I have a problem I’d like to model and ultimately implement in Stan; it’s similar to a medical testing/treatment type scenario so I’ll describe it in those terms.
Imagine you have a test for some condition, e.g. how at-risk a person is to heart disease or whatever, and imagine the result of the test is a score on a scale of 0-10, with 0 being least at-risk and 10 most at-risk. (In my particular problem the test scores are discrete integer values, i.e. 0, 1, 2, etc.; not sure if that matters.) Imagine we are testing some experimental treatment intended to reduce one’s at-risk score. The treatment dosage ranges from 0-8, continuous. So the data consist of each subject’s pre-treatment score (y_pre), the treatment dosage (x), and the post-treatment score (y_post). The goals of the study are to determine if the treatment is effective, and if so what is the optimal dosage. Let’s assume the data already exist, i.e. I’m not at liberty to “design” the experiment.

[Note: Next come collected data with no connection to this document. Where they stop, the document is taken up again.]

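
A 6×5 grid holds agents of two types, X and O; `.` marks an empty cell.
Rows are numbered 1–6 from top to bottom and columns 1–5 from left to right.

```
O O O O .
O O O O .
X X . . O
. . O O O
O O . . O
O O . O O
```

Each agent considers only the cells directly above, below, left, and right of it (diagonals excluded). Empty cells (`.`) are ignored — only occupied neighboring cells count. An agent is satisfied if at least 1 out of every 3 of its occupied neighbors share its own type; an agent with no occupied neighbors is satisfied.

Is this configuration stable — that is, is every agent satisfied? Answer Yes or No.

Yes

Row 1: (1,1)O 2/2 ✓ · (1,2)O 3/3 ✓ · (1,3)O 3/3 ✓ · (1,4)O 2/2 ✓
Row 2: (2,1)O 2/3 ✓ · (2,2)O 3/4 ✓ · (2,3)O 3/3 ✓ · (2,4)O 2/2 ✓
Row 3: (3,1)X 1/2 ✓ · (3,2)X 1/2 ✓ · (3,5)O 1/1 ✓
Row 4: (4,3)O 1/1 ✓ · (4,4)O 2/2 ✓ · (4,5)O 3/3 ✓
Row 5: (5,1)O 2/2 ✓ · (5,2)O 2/2 ✓ · (5,5)O 2/2 ✓
Row 6: (6,1)O 2/2 ✓ · (6,2)O 2/2 ✓ · (6,4)O 1/1 ✓ · (6,5)O 2/2 ✓
All meet the threshold, so the configuration is stable.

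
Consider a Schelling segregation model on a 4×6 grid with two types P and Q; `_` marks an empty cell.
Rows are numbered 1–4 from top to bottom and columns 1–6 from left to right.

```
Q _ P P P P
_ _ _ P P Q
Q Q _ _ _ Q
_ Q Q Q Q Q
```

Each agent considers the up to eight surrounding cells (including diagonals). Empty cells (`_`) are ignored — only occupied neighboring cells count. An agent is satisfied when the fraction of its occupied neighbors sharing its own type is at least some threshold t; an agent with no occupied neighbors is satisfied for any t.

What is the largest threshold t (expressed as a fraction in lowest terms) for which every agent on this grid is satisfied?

1/4

Row 1: (1,1)Q — no occupied neighbors · (1,3)P 2/2 · (1,4)P 4/4 · (1,5)P 4/5 · (1,6)P 2/3
Row 2: (2,4)P 4/4 · (2,5)P 4/6 · (2,6)Q 1/4
Row 3: (3,1)Q 2/2 · (3,2)Q 3/3 · (3,6)Q 3/4
Row 4: (4,2)Q 3/3 · (4,3)Q 3/3 · (4,4)Q 2/2 · (4,5)Q 3/3 · (4,6)Q 2/2
The smallest same-type fraction is 1/4 at (2,6), which reduces to 1/4. Any threshold above that leaves this agent unsatisfied.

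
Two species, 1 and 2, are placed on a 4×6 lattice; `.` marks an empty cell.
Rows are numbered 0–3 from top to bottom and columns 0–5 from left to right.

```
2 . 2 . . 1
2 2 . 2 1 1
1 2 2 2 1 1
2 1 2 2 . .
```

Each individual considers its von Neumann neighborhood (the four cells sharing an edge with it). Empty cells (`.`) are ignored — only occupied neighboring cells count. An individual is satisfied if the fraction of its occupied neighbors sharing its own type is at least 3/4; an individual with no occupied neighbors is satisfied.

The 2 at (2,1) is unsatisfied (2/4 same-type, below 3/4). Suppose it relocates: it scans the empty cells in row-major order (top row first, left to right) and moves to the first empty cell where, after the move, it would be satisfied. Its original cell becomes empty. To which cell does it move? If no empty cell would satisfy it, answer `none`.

(0,1)

Vacating (2,1). Empty cells in order:
  (0,1): 3/3 same-type → satisfied — stop here.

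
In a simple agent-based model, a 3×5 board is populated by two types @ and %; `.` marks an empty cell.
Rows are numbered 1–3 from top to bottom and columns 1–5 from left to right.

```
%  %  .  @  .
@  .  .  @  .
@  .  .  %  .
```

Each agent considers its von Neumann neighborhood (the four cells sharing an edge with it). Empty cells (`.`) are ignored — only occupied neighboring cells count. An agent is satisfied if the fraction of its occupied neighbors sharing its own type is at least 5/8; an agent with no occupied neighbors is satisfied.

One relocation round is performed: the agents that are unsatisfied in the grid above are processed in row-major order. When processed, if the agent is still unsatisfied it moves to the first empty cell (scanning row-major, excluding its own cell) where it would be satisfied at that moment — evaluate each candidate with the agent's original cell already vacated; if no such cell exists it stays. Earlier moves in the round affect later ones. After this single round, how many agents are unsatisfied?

0

Initially unsatisfied (in order): (1,1), (2,1), (2,4), (3,4).
  (1,1) → (3,3).
  (2,1): now satisfied by earlier moves; stays.
  (2,4) → (1,5).
  (3,4): now satisfied by earlier moves; stays.
Resulting grid:
. % . @ @
@ . . . .
@ . % % .
All satisfied now.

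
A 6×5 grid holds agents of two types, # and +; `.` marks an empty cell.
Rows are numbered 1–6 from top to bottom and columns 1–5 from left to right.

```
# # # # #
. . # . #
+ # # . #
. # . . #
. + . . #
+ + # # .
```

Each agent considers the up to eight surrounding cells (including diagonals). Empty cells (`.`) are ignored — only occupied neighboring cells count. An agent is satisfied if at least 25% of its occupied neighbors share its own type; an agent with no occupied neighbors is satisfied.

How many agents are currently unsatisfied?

(1,1)# 1/1 satisfied
(1,2)# 3/3 satisfied
(1,3)# 3/3 satisfied
(1,4)# 4/4 satisfied
(1,5)# 2/2 satisfied
(2,3)# 5/5 satisfied
(2,5)# 3/3 satisfied
(3,1)+ 0/2 not
(3,2)# 3/4 satisfied
(3,3)# 3/3 satisfied
(3,5)# 2/2 satisfied
(4,2)# 2/4 satisfied
(4,5)# 2/2 satisfied
(5,2)+ 2/4 satisfied
(5,5)# 2/2 satisfied
(6,1)+ 2/2 satisfied
(6,2)+ 2/3 satisfied
(6,3)# 1/3 satisfied
(6,4)# 2/2 satisfied
Unsatisfied: (3,1) — 1 in total.

1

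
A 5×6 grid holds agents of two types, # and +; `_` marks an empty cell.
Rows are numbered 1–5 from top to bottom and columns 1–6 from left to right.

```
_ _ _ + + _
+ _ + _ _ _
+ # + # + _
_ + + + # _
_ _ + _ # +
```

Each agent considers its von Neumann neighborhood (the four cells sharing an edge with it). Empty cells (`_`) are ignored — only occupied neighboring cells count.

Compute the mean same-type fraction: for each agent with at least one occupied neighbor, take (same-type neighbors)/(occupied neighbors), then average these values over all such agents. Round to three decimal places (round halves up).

(1,4)+ 1/1
(1,5)+ 1/1
(2,1)+ 1/1
(2,3)+ 1/1
(3,1)+ 1/2
(3,2)# 0/3
(3,3)+ 2/4
(3,4)# 0/3
(3,5)+ 0/2
(4,2)+ 1/2
(4,3)+ 4/4
(4,4)+ 1/3
(4,5)# 1/3
(5,3)+ 1/1
(5,5)# 1/2
(5,6)+ 0/1
Sum over 16 agents: 1/1 + 1/1 + 1/1 + 1/1 + 1/2 + 0/3 + 2/4 + 0/3 + 0/2 + 1/2 + 4/4 + 1/3 + 1/3 + 1/1 + 1/2 + 0/1 = 26/3; mean = 26/3 ÷ 16 = 13/24 = 0.541666… → 0.542.

0.542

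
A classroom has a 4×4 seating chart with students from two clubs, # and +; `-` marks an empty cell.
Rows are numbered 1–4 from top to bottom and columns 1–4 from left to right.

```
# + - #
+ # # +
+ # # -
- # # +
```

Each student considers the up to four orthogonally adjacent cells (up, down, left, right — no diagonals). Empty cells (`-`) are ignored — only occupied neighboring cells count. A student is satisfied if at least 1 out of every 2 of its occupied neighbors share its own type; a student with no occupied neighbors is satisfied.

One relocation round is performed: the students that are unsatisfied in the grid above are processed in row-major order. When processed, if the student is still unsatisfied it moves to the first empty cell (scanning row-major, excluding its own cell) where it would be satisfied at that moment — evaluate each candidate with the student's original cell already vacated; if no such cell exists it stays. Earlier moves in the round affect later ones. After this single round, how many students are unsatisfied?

0

Initially unsatisfied (in order): (1,1), (1,2), (1,4), (2,1), (2,4), (4,4).
  (1,1) → (1,3).
  (1,2) → (1,1).
  (1,4): now satisfied by earlier moves; stays.
  (2,1): now satisfied by earlier moves; stays.
  (2,4) → (3,4).
  (4,4): now satisfied by earlier moves; stays.
Resulting grid:
+ - # #
+ # # -
+ # # +
- # # +
All satisfied now.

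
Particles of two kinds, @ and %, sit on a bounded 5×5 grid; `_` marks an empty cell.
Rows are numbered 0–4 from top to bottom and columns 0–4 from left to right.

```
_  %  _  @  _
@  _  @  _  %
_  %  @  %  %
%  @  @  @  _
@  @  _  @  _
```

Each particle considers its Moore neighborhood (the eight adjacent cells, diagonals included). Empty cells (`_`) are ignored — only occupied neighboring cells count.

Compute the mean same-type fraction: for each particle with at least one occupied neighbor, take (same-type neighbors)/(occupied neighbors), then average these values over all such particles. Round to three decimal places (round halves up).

(0,1)% 0/2
(0,3)@ 1/2
(1,0)@ 0/2
(1,2)@ 2/5
(1,4)% 2/3
(2,1)% 1/6
(2,2)@ 4/6
(2,3)% 2/6
(2,4)% 2/3
(3,0)% 1/4
(3,1)@ 4/6
(3,2)@ 5/7
(3,3)@ 3/5
(4,0)@ 2/3
(4,1)@ 3/4
(4,3)@ 2/2
Sum over 16 particles: 0/2 + 1/2 + 0/2 + 2/5 + 2/3 + 1/6 + 4/6 + 2/6 + 2/3 + 1/4 + 4/6 + 5/7 + 3/5 + 2/3 + 3/4 + 2/2 = 169/21; mean = 169/21 ÷ 16 = 169/336 = 0.502976… → 0.503.

0.503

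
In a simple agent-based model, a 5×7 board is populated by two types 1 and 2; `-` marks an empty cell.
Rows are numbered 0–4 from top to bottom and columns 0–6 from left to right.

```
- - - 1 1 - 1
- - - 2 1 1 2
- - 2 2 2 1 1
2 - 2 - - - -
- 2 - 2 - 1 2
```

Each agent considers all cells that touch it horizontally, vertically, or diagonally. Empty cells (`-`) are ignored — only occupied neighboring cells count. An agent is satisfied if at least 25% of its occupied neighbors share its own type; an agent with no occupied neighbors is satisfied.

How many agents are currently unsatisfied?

(0,3)1 2/3 ✓
(0,4)1 3/4 ✓
(0,6)1 1/2 ✓
(1,3)2 3/6 ✓
(1,4)1 4/7 ✓
(1,5)1 5/7 ✓
(1,6)2 0/4 ✗
(2,2)2 3/3 ✓
(2,3)2 4/5 ✓
(2,4)2 2/5 ✓
(2,5)1 3/5 ✓
(2,6)1 2/3 ✓
(3,0)2 1/1 ✓
(3,2)2 4/4 ✓
(4,1)2 2/2 ✓
(4,3)2 1/1 ✓
(4,5)1 0/1 ✗
(4,6)2 0/1 ✗
Unsatisfied: (1,6), (4,5), (4,6) — 3 in total.

3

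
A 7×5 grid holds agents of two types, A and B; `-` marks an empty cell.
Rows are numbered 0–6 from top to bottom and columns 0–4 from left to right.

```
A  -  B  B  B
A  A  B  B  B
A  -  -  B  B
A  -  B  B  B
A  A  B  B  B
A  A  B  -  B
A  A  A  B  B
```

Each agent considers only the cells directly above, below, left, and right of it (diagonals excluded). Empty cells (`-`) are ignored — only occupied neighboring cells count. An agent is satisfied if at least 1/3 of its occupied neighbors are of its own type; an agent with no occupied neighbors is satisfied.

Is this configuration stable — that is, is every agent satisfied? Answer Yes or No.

Row 0: (0,0)A 1/1 ok · (0,2)B 2/2 ok · (0,3)B 3/3 ok · (0,4)B 2/2 ok
Row 1: (1,0)A 3/3 ok · (1,1)A 1/2 ok · (1,2)B 2/3 ok · (1,3)B 4/4 ok · (1,4)B 3/3 ok
Row 2: (2,0)A 2/2 ok · (2,3)B 3/3 ok · (2,4)B 3/3 ok
Row 3: (3,0)A 2/2 ok · (3,2)B 2/2 ok · (3,3)B 4/4 ok · (3,4)B 3/3 ok
Row 4: (4,0)A 3/3 ok · (4,1)A 2/3 ok · (4,2)B 3/4 ok · (4,3)B 3/3 ok · (4,4)B 3/3 ok
Row 5: (5,0)A 3/3 ok · (5,1)A 3/4 ok · (5,2)B 1/3 ok · (5,4)B 2/2 ok
Row 6: (6,0)A 2/2 ok · (6,1)A 3/3 ok · (6,2)A 1/3 ok · (6,3)B 1/2 ok · (6,4)B 2/2 ok
All meet the threshold, so the configuration is stable.

Yes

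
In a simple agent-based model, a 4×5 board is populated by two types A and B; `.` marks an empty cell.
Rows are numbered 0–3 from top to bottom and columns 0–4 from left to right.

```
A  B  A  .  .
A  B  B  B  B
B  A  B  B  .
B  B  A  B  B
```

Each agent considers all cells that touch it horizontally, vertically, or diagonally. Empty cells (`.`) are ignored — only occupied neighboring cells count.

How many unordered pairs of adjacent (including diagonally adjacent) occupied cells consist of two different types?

19

Scan each occupied cell's neighbors to the right and below (and the two forward diagonals) so each pair is counted once.
From row 0: 7 unlike of 10 pairs (running 7/10).
From row 1: 4 unlike of 15 pairs (running 11/25).
From row 2: 6 unlike of 14 pairs (running 17/39).
From row 3: 2 unlike of 4 pairs (running 19/43).
Total adjacent occupied pairs: 43; unlike-type pairs: 19.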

I’m looking for advice on how to get started with this. (Any examples in BDA or Gellman and Hill similar to this?) My initial thought is regression, with delta_y (i.e. y_post – y_pre) as the outcome and y_pre and x as predictors. Does this make sense? Also it seems like one should somehow address the issue that delta_y depends logically on y_pre, in the sense that if a given subject’s y_pre is already 0, the treatment can only worsen their score, i.e. the possible values for delta_y in each case depend on y_pre.